A nossa intuição de que a democracia nos dá poder é ilusória ou, pelo menos, falaciosa (falácia da divisão).

Ora, «uma epistocracia tenta distribuir o poder de acordo com a perícia geral» (p. 309), sendo que o princípio da competência pode segundo Brennan ser exposto sob a forma: «Poder: use-o bem ou perca-o» (p. 312).

A contrapartida da participação política, também, não é valiosa para a maioria das pessoas, transformando-nos em inimigos de outros cidadãos (p. 19). Uma das características repugnantes da democracia é transformar os concidadãos em ameaças ao bem-estar, exercendo poder de formas arriscadas e incompetentes, tornando-se inimigos cívicos (p. 339).

Há uma circularidade implícita que se inicia e termina nos cidadãos (eleitores), sendo que Brennan tem uma conceção negativa da cidadania. A qualidade dos governos democráticos tem como condição necessária a qualidade dos seus eleitores, o que torna a democracia um regime exigente do ponto de vista do exercício da cidadania. A alternativa, segundo Brennan: a epistocracia. O que pensar? Para Brennan, afirmar «vamos tentar a epistocracia!» devia implicar a concordância ou, pelo menos, a não oposição dependendo se consideramos que os factos sustentam ou não essa possibilidade (p. 283). Porém, admite que é difícil saber se a epistocracia seria melhor uma vez que nunca foi experimentada (p. 287). Na verdade1 , já houve sociedades com laivos epistocráticos (União Soviética e satélites e a República Popular da China), com as elites governantes clamando o melhor entendimento dos interesses dos membros da sociedade, dedicando-se ao bem-estar da população. Os resultados são conhecidos e ficam à consideração.
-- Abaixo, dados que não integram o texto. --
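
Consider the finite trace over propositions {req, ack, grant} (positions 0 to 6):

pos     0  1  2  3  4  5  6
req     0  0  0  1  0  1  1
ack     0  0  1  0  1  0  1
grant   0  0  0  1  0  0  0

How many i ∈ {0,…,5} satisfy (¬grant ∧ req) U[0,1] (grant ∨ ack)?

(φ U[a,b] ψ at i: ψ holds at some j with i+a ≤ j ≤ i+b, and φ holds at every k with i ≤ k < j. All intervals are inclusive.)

Evaluate at each i in [0,5]:
  i=0: ✗ (no rhs in [0,1])
  i=1: ✗ (lhs fails at k=1 before rhs at j=2)
  i=2: ✓ (rhs at j=2)
  i=3: ✓ (rhs at j=3)
  i=4: ✓ (rhs at j=4)
  i=5: ✓ (rhs at j=6; lhs holds on [5,5])
Positions where it holds: {2, 3, 4, 5} → 4.

4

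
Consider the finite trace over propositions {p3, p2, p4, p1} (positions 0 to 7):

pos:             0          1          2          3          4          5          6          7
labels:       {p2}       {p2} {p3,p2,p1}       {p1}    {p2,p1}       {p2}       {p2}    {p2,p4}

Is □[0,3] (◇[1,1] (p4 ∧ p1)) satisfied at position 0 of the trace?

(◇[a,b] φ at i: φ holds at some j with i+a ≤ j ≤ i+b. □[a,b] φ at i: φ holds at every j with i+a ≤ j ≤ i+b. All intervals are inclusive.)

False

Check ◇[1,1] (p4 ∧ p1) at every j in [0,3]:
  j=0: fails (none in [1,1])
  j=1: fails (none in [2,2])
  j=2: fails (none in [3,3])
  j=3: fails (none in [4,4])
Fails at j=0 → formula fails.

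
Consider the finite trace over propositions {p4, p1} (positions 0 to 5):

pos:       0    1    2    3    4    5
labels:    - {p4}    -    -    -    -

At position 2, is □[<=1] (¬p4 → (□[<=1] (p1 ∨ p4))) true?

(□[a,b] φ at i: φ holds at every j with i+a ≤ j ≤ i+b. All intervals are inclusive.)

Does not hold

Check (¬p4 → (□[<=1] (p1 ∨ p4))) at every j in [2,3]:
  j=2: antecedent true; consequent fails at 2 → ✗
  j=3: antecedent true; consequent fails at 3 → ✗
Fails at j=2 → formula fails.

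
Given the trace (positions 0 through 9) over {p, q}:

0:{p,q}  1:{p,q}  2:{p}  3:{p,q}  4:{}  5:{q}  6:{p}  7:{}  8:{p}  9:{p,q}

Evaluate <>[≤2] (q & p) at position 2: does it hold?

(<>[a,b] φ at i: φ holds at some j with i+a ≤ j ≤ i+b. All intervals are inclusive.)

Yes

Check (q & p) at each j in [2,4]:
  j=2: false
  j=3: true
  j=4: false
Found at j=3 → formula holds.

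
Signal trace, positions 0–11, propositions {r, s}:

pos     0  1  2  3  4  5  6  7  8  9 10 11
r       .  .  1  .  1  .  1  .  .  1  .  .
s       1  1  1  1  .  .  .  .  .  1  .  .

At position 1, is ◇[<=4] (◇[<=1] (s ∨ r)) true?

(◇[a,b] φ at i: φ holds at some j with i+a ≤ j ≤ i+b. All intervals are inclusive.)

Holds

Check ◇[<=1] (s ∨ r) at each j in [1,5]:
  j=1: holds (witness at 1)
  j=2: holds (witness at 2)
  j=3: holds (witness at 3)
  j=4: holds (witness at 4)
  j=5: holds (witness at 6)
Found at j=1 → formula holds.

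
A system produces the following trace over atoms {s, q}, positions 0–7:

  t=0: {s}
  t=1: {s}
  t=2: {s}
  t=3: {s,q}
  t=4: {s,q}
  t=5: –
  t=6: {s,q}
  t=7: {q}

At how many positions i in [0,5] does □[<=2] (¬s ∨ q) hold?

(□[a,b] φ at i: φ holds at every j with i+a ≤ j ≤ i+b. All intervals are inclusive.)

Evaluate at each i in [0,5]:
  i=0: ✗ (fails at j=0)
  i=1: ✗ (fails at j=1)
  i=2: ✗ (fails at j=2)
  i=3: ✓ (all of [3,5])
  i=4: ✓ (all of [4,6])
  i=5: ✓ (all of [5,7])
Positions where it holds: {3, 4, 5} → 3.

3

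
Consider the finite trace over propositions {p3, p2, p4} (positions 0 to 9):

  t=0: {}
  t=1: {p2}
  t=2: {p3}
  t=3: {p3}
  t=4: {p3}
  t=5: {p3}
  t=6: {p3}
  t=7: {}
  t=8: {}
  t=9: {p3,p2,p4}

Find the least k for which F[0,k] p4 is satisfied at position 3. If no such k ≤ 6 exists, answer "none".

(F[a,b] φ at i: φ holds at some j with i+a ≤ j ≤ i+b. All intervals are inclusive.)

Scan j = 3,4,… for p4:
  j=3: fails
  j=4: fails
  j=5: fails
  j=6: fails
  j=7: fails
  j=8: fails
  j=9: holds
First hit at j=9, so smallest k = 9-3 = 6.

6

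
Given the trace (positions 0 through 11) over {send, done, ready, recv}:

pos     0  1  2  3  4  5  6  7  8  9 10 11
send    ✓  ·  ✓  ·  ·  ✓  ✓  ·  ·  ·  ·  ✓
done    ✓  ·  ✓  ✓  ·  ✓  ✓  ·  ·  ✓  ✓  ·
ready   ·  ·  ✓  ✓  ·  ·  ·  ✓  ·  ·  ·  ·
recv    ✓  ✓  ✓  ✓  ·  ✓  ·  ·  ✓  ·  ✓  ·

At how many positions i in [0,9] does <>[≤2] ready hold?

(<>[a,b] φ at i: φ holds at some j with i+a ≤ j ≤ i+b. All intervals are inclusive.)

7

Evaluate at each i in [0,9]:
  i=0: ✓ (witness j=2)
  i=1: ✓ (witness j=2)
  i=2: ✓ (witness j=2)
  i=3: ✓ (witness j=3)
  i=4: ✗ (none in [4,6])
  i=5: ✓ (witness j=7)
  i=6: ✓ (witness j=7)
  i=7: ✓ (witness j=7)
  i=8: ✗ (none in [8,10])
  i=9: ✗ (none in [9,11])
Positions where it holds: {0, 1, 2, 3, 5, 6, 7} → 7.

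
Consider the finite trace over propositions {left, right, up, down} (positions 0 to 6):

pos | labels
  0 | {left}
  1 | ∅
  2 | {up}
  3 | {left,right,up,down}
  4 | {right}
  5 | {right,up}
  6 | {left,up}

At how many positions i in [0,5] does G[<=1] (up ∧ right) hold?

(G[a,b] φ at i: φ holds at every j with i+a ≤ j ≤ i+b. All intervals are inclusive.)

0

Evaluate at each i in [0,5]:
  i=0: ✗ (fails at j=0)
  i=1: ✗ (fails at j=1)
  i=2: ✗ (fails at j=2)
  i=3: ✗ (fails at j=4)
  i=4: ✗ (fails at j=4)
  i=5: ✗ (fails at j=6)
Positions where it holds: {} → 0.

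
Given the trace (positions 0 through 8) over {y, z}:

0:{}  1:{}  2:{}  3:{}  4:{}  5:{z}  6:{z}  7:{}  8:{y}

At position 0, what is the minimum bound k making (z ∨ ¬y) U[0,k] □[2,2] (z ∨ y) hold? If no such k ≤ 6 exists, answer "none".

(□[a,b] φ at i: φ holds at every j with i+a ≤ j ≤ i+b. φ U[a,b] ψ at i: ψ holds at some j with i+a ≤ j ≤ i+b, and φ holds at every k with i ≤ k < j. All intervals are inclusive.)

3

Need earliest j ≥ 0 with □[2,2] (z ∨ y), and (z ∨ ¬y) at every k in [0,j-1].
  j=0: rhs fails.
  j=1: rhs fails.
  j=2: rhs fails.
  j=3: rhs holds; lhs holds on [0,2]. k = 3.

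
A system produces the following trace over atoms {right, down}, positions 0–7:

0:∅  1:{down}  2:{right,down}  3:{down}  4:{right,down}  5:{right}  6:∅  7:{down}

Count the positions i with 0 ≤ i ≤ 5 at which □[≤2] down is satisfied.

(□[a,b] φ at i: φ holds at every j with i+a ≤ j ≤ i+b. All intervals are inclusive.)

Evaluate at each i in [0,5]:
  i=0: ✗ (fails at j=0)
  i=1: ✓ (all of [1,3])
  i=2: ✓ (all of [2,4])
  i=3: ✗ (fails at j=5)
  i=4: ✗ (fails at j=5)
  i=5: ✗ (fails at j=5)
Positions where it holds: {1, 2} → 2.

2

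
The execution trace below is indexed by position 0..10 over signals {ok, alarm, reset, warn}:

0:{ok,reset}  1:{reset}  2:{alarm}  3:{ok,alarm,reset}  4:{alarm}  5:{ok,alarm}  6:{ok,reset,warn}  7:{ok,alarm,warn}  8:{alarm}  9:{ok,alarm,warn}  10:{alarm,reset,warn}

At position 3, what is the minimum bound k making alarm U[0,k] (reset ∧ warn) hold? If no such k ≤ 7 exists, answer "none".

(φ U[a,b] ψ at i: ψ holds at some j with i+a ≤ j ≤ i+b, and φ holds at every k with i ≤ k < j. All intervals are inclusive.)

3

Need earliest j ≥ 3 with (reset ∧ warn), and alarm at every k in [3,j-1].
  j=3: rhs fails.
  j=4: rhs fails.
  j=5: rhs fails.
  j=6: rhs holds; lhs holds on [3,5]. k = 3.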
Brennan tem, porventura, um discurso predatório sobre a democracia, vítima ferida, não mortalmente, por descontentamentos e desconfianças, na preferência.

Paladino da epistocracia, descreve de uma forma simplista e pouco abrangente a participação política democrática cidadã. Reduz os cidadãos a meros eleitores, estabelecendo uma classificação redutora do eleitorado: maioritariamente desinformado.

A aposta epistocrática de Brennan arrisca uma construção da sociedade baseada, unicamente, num contributo minoritário, travando a colaboração (mesmo que potencial) democrática de todos. De um ponto de vista da representatividade, seria a distribuição de poder efetuada pela epistocracia socialmente representativa? Não conduziria ao não reconhecimento pelos cidadãos (mais do que na democracia)? O debate público não fica comprometido, restringido a uma discussão de especialistas de que estaria excluída a generalidade da população?

A microconceção que associa a democracia a sociedades não bem-sucedidas de Brennan é tão problemática quanto o abandono da democracia por troca com a epistocracia, enquanto sistema de distribuição do poder político capaz de ultrapassar as insuficiências da democracia. Fica por provar que o conhecimento (dos sábios) é uma condição suficiente para a tomada de melhores decisões no que ao poder respeita.

A verdade é que as sociedades democráticas são razoavelmente competentes e por comparação bem-sucedidas e não violentas, sucesso que não pode ser, meramente, atribuído às elites. Para além, da preocupação vantajosa das democracias ante os mais vulneráveis.

Discórdias e críticas são inevitáveis e, eventualmente, desconforto nos que entendem a democracia como um bem precioso. Pior a emenda do que o soneto?

Ironicamente, é a idiossincrasia da democracia que possibilita uma obra como esta, sendo a crítica e a contestação que suscitam o aperfeiçoamento do funcionamento democrático.

Uma leitura maniqueísta de a favor ou contra a democracia a favor ou contra a posição de Brennan, entendendo-o como mero detrator desta, é desaconselhável.